Eine Bankangestellte der Deutschen Bank in Freiburg berichtet eindrücklich von dem rund 30 Minuten dauernden Überfall 2009, an den sie sich noch gut erinnern könne und „entsetzlich“ bezeichnete.

Manche Betroffene können Überfälle nicht verarbeiten

Nicht nur mit dem Schrecken davongekommen ist der sehr lange für die Commerzbank tätige Filialleiter, der den Überfall in Villingen 2009 nur mühsam verarbeitet hat. Nach psychischen Problemen und Krankheiten fand er zwar zurück ins Leben, hätte Filialleiter in Ebingen werden sollen, ist mittlerweile aber arbeitslos.

Der Überfall habe seine Karriere beendet, sagte er. Der Täter zwang ihn und einen Kollegen dazu, echt scheinende Bomben in der Jackettasche zu tragen. Das sei deutlich schlimmer gewesen als die Kofferbombe auf dem Schreibtisch.

Erpressungen scheiterten auch

Doch nicht immer konnte der Täter Geld erbeuten wie in Villingen, Rastatt oder zunächst auch in Balingen. Er versuchte es an manchen Orten mehrmals oder konnte flüchten.

Eine Geldübergabe nach einer Erpressung der Deutschen Bank in Freiburg beispielsweise scheiterte – nach dem zuvor missglückten direkten Überfall dieser Filiale – an mangelhaften Anweisungen, die der Täter einem Geldboten gab.


Den Überfall in Waldkirch konnte, wenige Wochen vor dem Balinger Bankraubversuch, ein überfallener Regionaldirektor verhindern, indem er nach der Drohung in einen gesicherten Bereich geflohen ist und die Türe schließen konnte.

Die Verhandlung wird am 17. Oktober um 9 Uhr fortgesetzt. Dort werden auch mehrere Zeugen zum Balinger Überfall gehört. Am 24. Oktober soll ein Urteil fallen.

Was den Raub von der räuberischen Erpressung unterscheidet

Der (juristische) Unterschied zwischen einem Raub und einer räuberischen Erpressung ist im Detail komplex. Generell lässt sich jedoch sagen, dass bei einem Raub eine Sache genommen wird, bei einer räuberischen Erpressung lässt sich ein Täter von einem Opfer eine Sache geben.

Das ist auch der Grund dafür, weshalb der 80-Jährige wegen schwerer räuberischer Erpressung angeklagt ist. Beim Strafmaß gibt es jedoch in beiden Fällen keine Unterschiede. Die Taten verjähren auch jeweils nach 20 Jahren.

Im Falle des 80-Jährigen, der bei allen Taten eine Kofferbomben-Attrappe benutzt haben soll, liegt der Rahmen bei mindestens drei Jahren bis hin zu 15 Jahren Freiheitsstrafe.

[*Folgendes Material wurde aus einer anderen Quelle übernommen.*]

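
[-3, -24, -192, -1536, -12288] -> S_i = -3*8^i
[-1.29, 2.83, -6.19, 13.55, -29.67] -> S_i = -1.29*(-2.19)^i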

Welche Rolle das Alter eines Angeklagte spielen kann

Das Gericht berücksichtigt das Alter des mutmaßlichen Täters üblicherweise sowohl in gewisser Weise bei der Höhe der zu verhängenden Strafe als auch bei der Wahl der Justizvollzugsanstalt (JVA).

Bislang sitzt der 80-Jährige nach Angaben der Staatsanwaltschaft in einer „normalen“ JVA in Untersuchungshaft. Bei einer rechtskräftigen Verurteilung dürfte jedoch eine JVA gewählt werden, die den besonderen Umständen Sorge tragen.

Dort wird eine entsprechende Altersversorgung geleistet werden können und beispielsweise die besondere Haftempfindlichkeit älterer Insassen berücksichtigt. Ein Beispiel dafür ist die JVA Singen, die ein reines Senioren-Gefängnis ist. Doch auch andere Anstalten haben dafür spezielle Abteilungen.